Dalam konteks kesusastraan, A.A.Navis mengemukakan sebuah pandangan bahwa kurikulum pendidikan nasional saat ini, mulai dari tingkat SD sampai perguruan tinggi siswa ataupun mahasiswa hanya diajarkan untuk menerima, tidak diajarkan untuk mengemukakan pemikiran. Dalam hal ini, siswa tidak diajarkan agar pandai menulis, karena menulis itu membuka pikiran. Siswa tidak diajarkan membaca, karena membaca itu memberikan perbandingan-perbandingan. Di perguruan tinggi, mahasiswa tidak pandai membaca dan menulis.

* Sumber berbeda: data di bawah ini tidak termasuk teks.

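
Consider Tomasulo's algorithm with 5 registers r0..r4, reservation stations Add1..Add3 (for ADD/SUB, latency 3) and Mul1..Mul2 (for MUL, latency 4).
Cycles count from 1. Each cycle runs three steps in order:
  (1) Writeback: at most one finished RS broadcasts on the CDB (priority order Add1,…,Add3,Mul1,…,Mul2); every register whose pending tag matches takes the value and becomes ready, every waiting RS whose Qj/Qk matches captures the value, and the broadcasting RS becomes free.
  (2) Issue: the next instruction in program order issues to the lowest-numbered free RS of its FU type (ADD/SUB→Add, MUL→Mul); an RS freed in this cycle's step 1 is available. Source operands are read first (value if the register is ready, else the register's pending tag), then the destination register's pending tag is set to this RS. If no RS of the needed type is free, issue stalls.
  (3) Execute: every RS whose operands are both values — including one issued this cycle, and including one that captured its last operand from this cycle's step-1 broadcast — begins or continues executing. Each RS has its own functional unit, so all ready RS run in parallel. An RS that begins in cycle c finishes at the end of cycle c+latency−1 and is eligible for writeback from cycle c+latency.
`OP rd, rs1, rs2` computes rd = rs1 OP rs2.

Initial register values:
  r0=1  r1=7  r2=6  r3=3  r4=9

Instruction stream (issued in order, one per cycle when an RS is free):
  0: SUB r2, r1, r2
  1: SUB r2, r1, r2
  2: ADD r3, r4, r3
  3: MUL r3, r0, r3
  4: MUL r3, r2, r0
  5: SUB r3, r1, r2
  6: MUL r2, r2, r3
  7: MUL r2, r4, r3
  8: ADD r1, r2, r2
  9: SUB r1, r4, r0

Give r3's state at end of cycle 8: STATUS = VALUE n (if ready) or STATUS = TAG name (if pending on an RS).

c1: issue SUB r2<-Add1 | r0:1,r1:7,r2:Add1,r3:3,r4:9
c2: issue SUB r2<-Add2 | r0:1,r1:7,r2:Add2,r3:3,r4:9
c3: issue ADD r3<-Add3 | r0:1,r1:7,r2:Add2,r3:Add3,r4:9
c4: CDB Add1=1; issue MUL r3<-Mul1 | r0:1,r1:7,r2:Add2,r3:Mul1,r4:9
c5: issue MUL r3<-Mul2 | r0:1,r1:7,r2:Add2,r3:Mul2,r4:9
c6: CDB Add3=12; issue SUB r3<-Add1 | r0:1,r1:7,r2:Add2,r3:Add1,r4:9
c7: CDB Add2=6; stall | r0:1,r1:7,r2:6,r3:Add1,r4:9
c8: stall | r0:1,r1:7,r2:6,r3:Add1,r4:9

STATUS = TAG Add1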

Oleh karena itu terjadi pembodohan terhadap generasi akibat tingkah-polah kekuasaan. Oleh karena itu, strategi pembodohan ini harus dilawan dan dibenahi. Menurut A.A. Navis, salah satu caranya yaitu dengan memfungsikan pelajaran sastra dalam kurikulum pendidikan nasional. Pelajaran sastra adalah pelajaran orang-orang yang mau berpikir kritis dan memahami konsep-konsep tentang kehidupan. Membaca sebuah karya mana pun yang baik, itu berarti menyuruh orang berpikir berbuat betul.

3. Karya-karya

Sebagai sosok seniman dan sastrawan, A.A. Navis telah melahirkan sejumlah karya monumental dalam bidang kebudayaan dan kesenian, yaitu:

1. Robohnya Surau Kami (1955)
2. Hudjan Panas (1963)
3. Bianglala: Kumpulan Cerita Pendek (1963)
4. Kemarau (1967)
5. Saraswati: Si Gadis dalam Sunyi: sebuah novel (1970)
6. Dermaga dengan Empat Sekoci: Kumpulan Puisi (1975)
7. Dialektika Minangkabau - editor (1983)
8. Di Lintasan Mendung (1983)
9. Alam Terkembang Jadi Guru: Adat dan Kebudayaan Minangkabau (1984)
10. Pasang Surut Pengusaha Pejuang: Otobiografi Hasjim Ning (1986)
11. Hujan Panas dan Kabut Musim: Kumpulan Cerita Pendek (1990)
12. Cerita Rakyat dari Sumatra Barat (1994)
13. Surat dan Kenangan Haji (1994)
14. Otobiografi A.A. Navis: Satiris dan Suara Kritis dari Daerah (1994)
15. Filsafat dan Strategi Pendidikan M. Sjafei: Ruang Pendidik INS Kayutanam (1996)
16. Cerita Rakyat dari Sumatra Barat 2 (1998)
17. Yang Berjalan Sepanjang Jalan (1999)
18. Jodoh: Kumpulan Cerpen (1999)
19. Dermaga Lima Sekoci (2000)
20. Kabut Negeri Si Dali: Kumpulan Cerpen (2001)
21. Cerita Rakyat dari Sumatra Barat 3 (2001)
22. Bertanya Kerbau Pada Pedati: Kumpulan Cerpen (2002)
23. Gerhana (2004)
24. Antologi Lengkap Cerpen A.A. Navis (2005)

4. Penghargaan

Atas karya dan jasa-jasanya bagi dunia sastra, seni dan budaya, A.A.Navis telah dianugerahi beberapa penghargaan, yaitu:

1. Pemenang I Sayembara Kincir Emas, Radio Nederland Wereldemroep (tahun 1975).
2. Pemenang Penulis Cerpen, dari Majalah Femina (tahun 1979).
3. Hadiah Seni, dari Menteri Pendidikan dan Kebudayaan RI (tahun 1988).
4. Lencana Kebudayaan, dari Universitas Andalas Padang (tahun 1989).
5. Lencana Jasawan di bidang seni dan budaya dari Gubernur Sumbar (tahun 1990).
6. Hadiah Sastra, dari Mendikbud (tahun 1992).
7. Hadiah Sastra Asean/Sea Write Award (1994).
8. Anugerah Buku Utama, dari Unesco/IKAPI (tahun 1999).
9. Satya Lencana Kebudayaan, dari Pemerintah RI.